Have you been charged with DUI in Arizona?  Have you consulted with an experienced Glendale Arizona DUI attorney concerning your blood test?

If you’ve been charged with DUI in Arizona there is a good chance you had to submit to a blood test.  Blood testing is the growing trend for DUI investigations in Arizona as it is more accurate and less prone to attack than breath testing.  It used to be the case that blood was drawn by medical personnel at hospitals, but it’s becoming more common that police officers are obtaining phlebotomist credentials so they can draw blood on the scene.  Although blood testing is more accurate than breath testing, it is still subject to errors and should be carefully evaluated by an experienced DUI lawyer in Glendale.

Possible Errors with Blood Test Results

Blood Draw:  The person who draws blood for the DUI investigation must be trained to do venipuncture/blood withdrawal.

Whole Blood or Plasma:  What was tested, whole blood or plasma/serum?  Results could be inflated if only blood serum or plasma was used instead of whole blood.

Hematrocrit:  If you have a higher hematrocrit (percentage of your whole blood made up of cellular material), you’re going to show a higher BAC because you have a lower volume of liquid.

Alcohol:  Rubbing alcohol may have contaminated the blood sample.

Blood Test Kits:  The NIK kit may have expired.

Vacuum Tube:  A vacuum in the tube exists to insure that a precise amount of blood is drawn and mixed with preservative and an anticoagulant.  If the vacuum tube was malfunctioning contaminants such as yeast, alcohol or microbes may have been present thereby altering the results.

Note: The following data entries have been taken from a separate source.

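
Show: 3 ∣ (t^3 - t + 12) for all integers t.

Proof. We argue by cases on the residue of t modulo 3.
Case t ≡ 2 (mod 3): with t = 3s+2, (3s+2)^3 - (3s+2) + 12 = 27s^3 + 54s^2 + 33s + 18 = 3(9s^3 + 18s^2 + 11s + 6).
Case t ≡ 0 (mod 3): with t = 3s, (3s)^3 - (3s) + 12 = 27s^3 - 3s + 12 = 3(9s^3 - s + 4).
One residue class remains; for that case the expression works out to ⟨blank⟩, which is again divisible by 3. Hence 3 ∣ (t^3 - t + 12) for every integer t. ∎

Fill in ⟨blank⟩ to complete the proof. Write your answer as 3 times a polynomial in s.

The residues treated are {2, 0}, so the missing case is t ≡ 1 (mod 3); write t = 3s+1.
Then (3s+1)^3 - (3s+1) + 12 = 27s^3 + 27s^2 + 6s + 12 = 3(9s^3 + 9s^2 + 2s + 4).

3(9s^3 + 9s^2 + 2s + 4)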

Preservative:    The lab adds a chemical to pull the alcohol out of liquid and turn it into vapor, known as salting out.  The higher concentration of salting out agent the higher the BAC.  If too much salting out chemical was used, the results could be inaccurate.

Chain of Custody:  If there is a break in the chain of custody it most likely will not prevent the results from coming into evidence at trial, but it may be used to show that the blood results should not be taken seriously.